Forcing every child to suffer the Iron Maiden of an advanced mathematics they are very unlikely to need doesn’t create a numerate citizenry. Quite the contrary. It produces one generation on top of another of innumerate citizens who despise and fear all things quantitative. They will assiduously avoid all through their long lives any endeavors that may require math, no matter how compelling or lucrative those endeavors, because of a firmly planted perception that they are genetically incapable of understanding it.
This issue of Harper’s has been in the loo for months but this is the first time I’ve given it more than a cursory glance. As I flip through, a flood of relief rushes over me. Their bellies may have had stars, but I wasn’t the lone Sneech with no stars upon thars.
The tide goes out just as quickly as it had come in. All that’s left is a little eddy of regret. It’s far too easy to become blind to the elegance of mathematics because of some noxious residue that clings even decades after clawing out of that 10th-grade hell.
The road to math conversant is a rutted and unmarked. It is especially tough when you’ve bitten your tongue raw trying to shape a grammar the blackboard neither translates nor palliates. But I’m not mute yet.
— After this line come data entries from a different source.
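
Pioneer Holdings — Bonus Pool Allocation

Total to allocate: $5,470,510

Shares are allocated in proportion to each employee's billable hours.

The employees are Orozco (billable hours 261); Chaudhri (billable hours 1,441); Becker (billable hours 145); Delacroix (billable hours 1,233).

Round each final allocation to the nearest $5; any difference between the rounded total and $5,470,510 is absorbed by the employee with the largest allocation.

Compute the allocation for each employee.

Orozco: $463,570; Chaudhri: $2,559,420; Becker: $257,540; Delacroix: $2,189,980

Sum of billable hours: 3,080.
Unrounded shares: Orozco 261/3,080 × $5,470,510 = 463,572.44; Chaudhri 1,441/3,080 × $5,470,510 = 2,559,417.18; Becker 145/3,080 × $5,470,510 = 257,540.24; Delacroix 1,233/3,080 × $5,470,510 = 2,189,980.14.
After rounding ($5): Orozco $463,570; Chaudhri $2,559,415; Becker $257,540; Delacroix $2,189,980. Sum = $5,470,505.
Difference $5,470,510 − $5,470,505 = +$5 applied to largest allocation (Chaudhri): Chaudhri becomes $2,559,420.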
Defiance and a little luck has created a world in which Zero: The Biography of a Dangerous Idea resides on my bedside table. On a good day, I can almost hold up my end of a conversation with an engineer who happens to be smitten with the Fourier Series.
I realize now you don’t have to suck at something or master it completely. You have every right to mess around with any art or science that strikes your fancy. Knitting? Tantric poetry? Give ’em a go. History of fertile crescent? Read up. Hydroponic tomato farming? Dig in. It is possible to enjoy a subject as a dabbler without dragging six extra tons of emotional baggage into every encounter with it.
Which is why at this moment I stop reading out loud.
I glance over the steam-wilted pages at my son who is now regarding the whorls in his fingertips. Bug really doesn’t need to hear about a mass aversion to any area of human experience. My job is not to help close doors. Bug’s fondness for the puzzles of mathematics has pretty strong roots. I hope they are more stubborn than mine.
Into the pause he asks, “What is algebra?”
I show him one of the equations on the page. “Like that stuff your granddaddy is always writing.”
“But what is it?”
Geez. Fine. I close the magazine and punch through the wall of resistance into the place where learning cobbled together some kind of a permanent residence.
“It’s like this: the letters are called variables. They mean something else.”
This is also that.
His hair is a silk drape caught on a current. His eyes are the wall of a cresting wave.
“The letter stands for a certain number. Let’s say X equals 2. What’s 2X?”
Bug thinks for less than a beat.
“Four.”
“Exactly!” We both break into wide grins. “Baby, you are on it. If X is 2 and Y is 3, what’s X plus Y?”
“Five,” he says. “Duh.” He tries not to smile.
“Yes it is.” I hold up my hand and he slaps me a wet high-five.
I help him from the tub and wrap him in a turqouoise towel he’s about to outgrow. I used to lift him to the mirror after baths and we would look together at the little pointy hooded face peeking out. “You are a blue fairy. A red caboose. An ice cream cone,” I would murmur.
“What else?”
“A butterfly. A galaxy.”
“What else?”
“You are a kitty cat. A mountaintop. A blind cyclops. A book.”
“And?”
Every time, we ended there: A kiss into his damp hair. A whisper, “And you are my beautiful little boy.”
This is that.
Solve for X.
Math is magic. Algebra is pain.
The variables do not remain constant.
You are your story.
Metaphor is fate.
—
“Wrong Answer: The Case Against Algebra II” by Nicholson Baker can be found in the September 2013 issue of Harper’s Magazine.